I don’t care about any fancy philosophy. What’s important is what kind of operation you want for when implementing algorithms, and False is what I always want in cases where I do “all”.
> What’s important is what kind of operation you want for when implementing algorithms, and False is what I always want in cases where I do “all”.
Why would you want "all" to produce results that are inconsistent with logic and mathematics? Consider this tautology, which is a result of De Morgan's laws: for any list L, we have that
all(L) == ~any([~x for x in L]).
In other words, if all([]) == False, then you would also logically need to accept that:
False == all([]) == ~any([~x for x in []]) == ~any([])
which means that we'd require any([]) == True.
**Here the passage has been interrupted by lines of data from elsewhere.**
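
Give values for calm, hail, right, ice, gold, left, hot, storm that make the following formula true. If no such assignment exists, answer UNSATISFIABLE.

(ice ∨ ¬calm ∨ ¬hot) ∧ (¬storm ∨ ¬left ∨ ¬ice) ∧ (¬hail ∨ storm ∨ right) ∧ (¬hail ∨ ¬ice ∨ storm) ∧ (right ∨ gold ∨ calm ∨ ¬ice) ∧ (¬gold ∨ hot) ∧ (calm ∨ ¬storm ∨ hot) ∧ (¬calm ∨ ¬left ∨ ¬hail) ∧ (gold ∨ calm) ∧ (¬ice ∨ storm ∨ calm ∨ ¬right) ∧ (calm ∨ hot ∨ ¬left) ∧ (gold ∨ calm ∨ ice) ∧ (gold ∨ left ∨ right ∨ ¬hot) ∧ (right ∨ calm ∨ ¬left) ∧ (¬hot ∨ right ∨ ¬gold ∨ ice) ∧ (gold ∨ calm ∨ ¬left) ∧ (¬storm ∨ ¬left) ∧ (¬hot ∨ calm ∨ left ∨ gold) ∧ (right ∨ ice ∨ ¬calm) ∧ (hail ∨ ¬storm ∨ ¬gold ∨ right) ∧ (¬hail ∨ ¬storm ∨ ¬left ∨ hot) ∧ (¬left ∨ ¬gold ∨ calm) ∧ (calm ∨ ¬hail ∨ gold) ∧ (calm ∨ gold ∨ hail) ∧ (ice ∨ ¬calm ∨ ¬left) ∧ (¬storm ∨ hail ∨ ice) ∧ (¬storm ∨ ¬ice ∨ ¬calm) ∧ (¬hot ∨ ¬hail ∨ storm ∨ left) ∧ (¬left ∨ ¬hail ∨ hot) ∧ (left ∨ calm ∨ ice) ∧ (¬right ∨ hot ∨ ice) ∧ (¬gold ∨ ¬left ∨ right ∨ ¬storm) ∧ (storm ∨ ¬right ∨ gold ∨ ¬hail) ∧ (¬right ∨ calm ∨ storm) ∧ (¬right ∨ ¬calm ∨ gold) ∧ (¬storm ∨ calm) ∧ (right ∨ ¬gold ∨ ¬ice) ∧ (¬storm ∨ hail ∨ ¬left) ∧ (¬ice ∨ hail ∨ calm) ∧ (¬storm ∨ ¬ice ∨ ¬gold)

calm: True, hail: False, right: True, ice: True, gold: True, left: False, hot: True, storm: False

Suppose gold = True.
(hot) alone gives hot = True.
Suppose ice = True.
(right) alone gives right = True.
(¬storm) alone gives storm = False.
(¬hail) alone gives hail = False.
(calm) alone gives calm = True.
No clause remains; left is free.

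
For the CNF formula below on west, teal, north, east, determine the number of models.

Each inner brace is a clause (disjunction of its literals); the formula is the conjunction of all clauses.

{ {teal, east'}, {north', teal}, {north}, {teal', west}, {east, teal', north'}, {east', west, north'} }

There are 2^4 = 16 truth assignments over (west, teal, north, east).
Check each against the 6 clauses (columns in the order west, teal, north, east):
  F F F F  ✗ fails (north)
  F F F T  ✗ fails (teal + east')
  F F T F  ✗ fails (north' + teal)
  F F T T  ✗ fails (teal + east')
  F T F F  ✗ fails (north)
  F T F T  ✗ fails (north)
  F T T F  ✗ fails (teal' + west)
  F T T T  ✗ fails (teal' + west)
  T F F F  ✗ fails (north)
  T F F T  ✗ fails (teal + east')
  T F T F  ✗ fails (north' + teal)
  T F T T  ✗ fails (teal + east')
  T T F F  ✗ fails (north)
  T T F T  ✗ fails (north)
  T T T F  ✗ fails (east + teal' + north')
  T T T T  ✓ satisfies all
1 of the 16 rows is a model.

1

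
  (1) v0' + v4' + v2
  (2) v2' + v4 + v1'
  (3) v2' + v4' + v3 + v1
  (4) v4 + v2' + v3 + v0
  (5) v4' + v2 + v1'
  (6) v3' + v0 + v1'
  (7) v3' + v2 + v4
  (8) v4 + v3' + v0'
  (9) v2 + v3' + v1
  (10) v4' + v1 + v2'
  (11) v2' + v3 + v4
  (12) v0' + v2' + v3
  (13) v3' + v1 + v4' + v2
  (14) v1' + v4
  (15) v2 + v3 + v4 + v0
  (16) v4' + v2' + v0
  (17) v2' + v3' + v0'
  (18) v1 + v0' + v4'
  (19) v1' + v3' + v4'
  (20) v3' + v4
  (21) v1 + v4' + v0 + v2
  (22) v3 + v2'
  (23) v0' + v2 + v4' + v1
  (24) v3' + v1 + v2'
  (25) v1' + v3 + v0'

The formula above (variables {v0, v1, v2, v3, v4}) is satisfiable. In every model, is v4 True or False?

False

Suppose v4 = 1.
Try v0 = 0.
The clause (v2') is unit, so v2 = 0.
The clause (v1') is unit, so v1 = 0.
Now (v1) is unsatisfied and unit — conflict.
Undo v0 and try v0 = 1.
The clause (v2) is unit, so v2 = 1.
The clause (v1) is unit, so v1 = 1.
The clause (v3) is unit, so v3 = 1.
Now (v3') is unsatisfied and unit — conflict.
Both values of v0 lead to a conflict.
So every satisfying assignment has v4 = False.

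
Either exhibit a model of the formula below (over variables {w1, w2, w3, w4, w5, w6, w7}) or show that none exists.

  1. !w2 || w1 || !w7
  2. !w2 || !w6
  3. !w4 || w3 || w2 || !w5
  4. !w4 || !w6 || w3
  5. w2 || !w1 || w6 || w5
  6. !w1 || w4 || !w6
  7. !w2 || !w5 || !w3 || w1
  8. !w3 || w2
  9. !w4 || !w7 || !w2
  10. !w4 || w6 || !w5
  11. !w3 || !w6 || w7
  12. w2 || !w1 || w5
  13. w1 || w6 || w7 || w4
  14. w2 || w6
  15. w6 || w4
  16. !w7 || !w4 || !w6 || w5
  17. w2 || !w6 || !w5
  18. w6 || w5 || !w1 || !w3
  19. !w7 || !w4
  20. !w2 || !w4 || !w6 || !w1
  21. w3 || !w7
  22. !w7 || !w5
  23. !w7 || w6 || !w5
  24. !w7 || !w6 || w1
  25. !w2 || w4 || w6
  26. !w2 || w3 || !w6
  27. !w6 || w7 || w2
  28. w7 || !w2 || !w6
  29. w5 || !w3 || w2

w1=true, w2=true, w3=false, w4=true, w5=false, w6=false, w7=false

Case w2 = true:
(!w6) alone gives w6 = false.
(w4) alone gives w4 = true.
(!w7) alone gives w7 = false.
(!w5) alone gives w5 = false.
Case w1 = true:
(!w3) alone gives w3 = false.
Every clause now holds.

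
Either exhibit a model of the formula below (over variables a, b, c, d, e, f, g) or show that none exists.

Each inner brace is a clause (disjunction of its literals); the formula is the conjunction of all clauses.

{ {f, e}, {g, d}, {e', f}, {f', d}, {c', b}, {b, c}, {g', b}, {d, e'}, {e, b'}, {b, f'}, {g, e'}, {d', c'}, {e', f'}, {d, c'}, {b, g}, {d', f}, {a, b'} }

UNSATISFIABLE

Suppose f = 1.
Unit clause (d) forces d = 1.
Unit clause (b) forces b = 1.
Unit clause (e) forces e = 1.
That conflicts with the unit clause (e').
So f must be the other value — set f = 0.
Unit clause (e) forces e = 1.
That conflicts with the unit clause (e').
Neither f = 1 nor f = 0 works.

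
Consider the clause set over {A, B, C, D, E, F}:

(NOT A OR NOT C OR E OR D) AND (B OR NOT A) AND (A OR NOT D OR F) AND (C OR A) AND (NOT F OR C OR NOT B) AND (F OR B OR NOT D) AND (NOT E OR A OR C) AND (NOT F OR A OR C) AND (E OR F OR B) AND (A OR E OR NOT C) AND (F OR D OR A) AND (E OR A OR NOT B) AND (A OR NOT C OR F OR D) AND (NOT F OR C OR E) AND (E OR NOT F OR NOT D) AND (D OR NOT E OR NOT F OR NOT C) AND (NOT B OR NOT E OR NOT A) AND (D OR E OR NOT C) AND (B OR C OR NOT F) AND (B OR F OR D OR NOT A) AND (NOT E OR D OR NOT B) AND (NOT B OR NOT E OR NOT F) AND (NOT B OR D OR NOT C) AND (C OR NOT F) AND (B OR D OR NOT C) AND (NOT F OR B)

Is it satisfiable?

Yes, satisfiable

Branch on B: set B = true.
Branch on C: set C = true.
From the singleton clause (D), D = true.
Branch on A: set A = true.
From the singleton clause (NOT E), E = false.
From the singleton clause (NOT F), F = false.
Every clause now holds.
A satisfying assignment: A: true,  B: true,  C: true,  D: true,  E: false,  F: false.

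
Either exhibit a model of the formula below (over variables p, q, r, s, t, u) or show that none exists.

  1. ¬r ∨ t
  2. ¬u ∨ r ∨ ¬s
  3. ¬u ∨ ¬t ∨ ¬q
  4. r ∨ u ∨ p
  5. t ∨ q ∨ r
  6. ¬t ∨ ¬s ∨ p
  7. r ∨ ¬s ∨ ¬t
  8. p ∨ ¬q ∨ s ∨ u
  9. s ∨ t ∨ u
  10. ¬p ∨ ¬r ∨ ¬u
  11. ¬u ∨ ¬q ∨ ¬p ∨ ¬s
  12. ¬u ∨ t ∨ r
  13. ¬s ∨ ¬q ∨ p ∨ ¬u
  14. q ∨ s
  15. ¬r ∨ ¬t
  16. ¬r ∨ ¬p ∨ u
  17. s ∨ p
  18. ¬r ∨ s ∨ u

Suppose r = False.
Suppose u = False.
The clause (p) is unit, so p = True.
Suppose t = True.
The clause (¬s) is unit, so s = False.
The clause (q) is unit, so q = True.
Every clause now holds.

p=True,  q=True,  r=False,  s=False,  t=True,  u=False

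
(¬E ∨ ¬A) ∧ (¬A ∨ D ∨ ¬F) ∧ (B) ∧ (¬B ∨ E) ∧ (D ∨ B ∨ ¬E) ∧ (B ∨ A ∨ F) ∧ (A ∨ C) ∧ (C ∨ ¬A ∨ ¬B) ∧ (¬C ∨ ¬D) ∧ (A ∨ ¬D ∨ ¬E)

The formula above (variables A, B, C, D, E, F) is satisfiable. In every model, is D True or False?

False

Suppose D = True.
The clause (B) is unit, so B = True.
The clause (E) is unit, so E = True.
The clause (¬A) is unit, so A = False.
Now (A) is unsatisfied and unit — conflict.
So every satisfying assignment has D = False.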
And that's definitely an illogical result.
You can define all() as "is there any False item?" Which is False for an empty list, but true for any list with an false item.
all(list) == anyfalse(list)
The product of no numbers is 1.
The union of no areas (sets, …) is the empty area.
The intersection of no areas (sets, …) is the universal area.
The commonality here, is what element z can you add or remove from a list which won’t change the result?
We call the element that makes no change to the result, the “identity element”.
For y = sum of {x1,x2, … Xn, z},
We know z must be 0, if it has no impact on y. So the identity element for sum is 0.
So if y = sum of {}, we know we can insert the identity element without changing the result, and we know the sum of {0} is 0. The identity element itself.
So operations applied across lists return that operation’s identity element for an empty list.
—-
Ergo:
the identity element of “all” is “true”.
The identity element of “any” is “false”.
——
More fun:
The identity element for the resistance sum across parallel resistors, is the infinite ohm resister.
The identity element for the vector distance sum of a child making a sequence of jumps is the in-place jump.
—-
Getting meta with, oh hell, monads:
The identity element for C, the concatenation operator over lists, is the empty list {}.
Since all lists are concatenations of lists (down to empty & unitary lists), we can view any operation Q over lists also as an operation over the concatenation of lists.
So any Q acts like a monad over list concatenation operations.
If Q = sum, then it is the monad that transforms concatenations of lists of numbers into the sum of those numbers.
If Q = all, then it is the monad that transforms concatenations of lists of truth values to the conjunction of the truth values in those lists.
With that view in place, we can see another reason why the identity of any operation Q is Q on an empty list Q{}
Because as a monad, Q applies over C, the concatenation of lists. The identity of C is {}, so the identity of Q must be Q{}.
Voila!
So we really shouldn’t define sum{} as 0, but define 0 as sum{}.
“0” is just a symbol. Sum{} is what it is.
0 is the sum of nothing.
So “True” IS the conjunction of nothing. It’s meaning IS all{}. It is the truth of “no requirements”.